Surapong Techaruvichit, president of the Thai Hotels Association (THA), has recommended that the government publicise the tax measure so that people understand and capitalise on it.
Apart from the year-end shopping tax incentive, the Revenue Department had also sought to boost consumption last year with a 15,000-baht travel tax break. The scheme has been extended for another two years.
Crowds throng the tourism fair held to boost domestic travel. A new tax incentive is planned for spending on dining and travelling during the Songkran holiday next month. APICHIT JINAKUL
The measures are aimed at the lower and middle classes, whose spending has not grown over the past 5-6 months due to economic sluggishness.
In another development, Mr Apisak said the Fiscal Policy Office might need to revise its economic growth forecast to 3.7% this year with the slow global economic recovery, as evidenced by the 11% and 25% contractions of China's shipments in January and February, respectively.
The 3.7% economic growth estimate is based on a 0.1% export expansion rate. Mr Apisak is confident, however, that Thai economic growth this year will exceed 3%, compared with last years' growth-rate of 2.8%.

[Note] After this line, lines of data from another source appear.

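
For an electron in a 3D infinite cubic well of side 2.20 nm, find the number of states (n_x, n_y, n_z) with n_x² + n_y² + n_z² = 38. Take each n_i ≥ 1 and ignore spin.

degeneracy = 9

The level has n_x² + n_y² + n_z² = 38. The ordered positive-integer solutions are (1, 1, 6), (1, 6, 1), (2, 3, 5), (2, 5, 3), (3, 2, 5), (3, 5, 2), (5, 2, 3), (5, 3, 2), (6, 1, 1).
That gives 9 states.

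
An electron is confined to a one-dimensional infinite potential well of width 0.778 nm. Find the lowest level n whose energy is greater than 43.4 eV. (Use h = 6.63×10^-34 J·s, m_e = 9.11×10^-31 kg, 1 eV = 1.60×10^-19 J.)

n = 9

E_1 = h²/(8m_eL²) = 9.965×10^-20 J = 0.6228 eV.
Need n² > 43.4/0.6228 = 69.69, i.e. n > 8.348.
The smallest integer satisfying this is n = 9.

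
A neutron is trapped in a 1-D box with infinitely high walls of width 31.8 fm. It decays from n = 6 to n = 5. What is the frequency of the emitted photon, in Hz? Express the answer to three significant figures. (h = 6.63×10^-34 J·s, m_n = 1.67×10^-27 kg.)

E_1 = h²/(8m_nL²) = 3.254×10^-14 J and ΔE = (6² − 5²)E_1 = 3.579×10^-13 J.
f = ΔE/h = 3.579×10^-13/6.63×10^-34 = 5.40×10^20 Hz.

f = 5.40×10^20 Hz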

The Bank of Thailand is set to revise the country's economic growth projection this year due to heightening downside risks. The new figure will be released at the end of the month.
The central bank in December cut 2016 growth projection to 3.5% from 3.7% due to a regional economic slowdown, adverse effects from geopolitical conflicts affecting both global demand and tourist confidence and the worse-than-expected local drought, which is taking a toll on agricultural and industrial production.
Mr Apisak said the government had introduced both short and long-term measures to ward off the greater risks of the global slowdown. The long-term measures include big-ticket infrastructure investments -- a set of investment promotion packages and tax incentives for 10 targeted industries -- which are expected to be drivers for the country's S-curve economy.
"The economic foundation this government lays down under the new S-curve model will push Thai economic growth to 4-5% in the next 3-4 years," he said.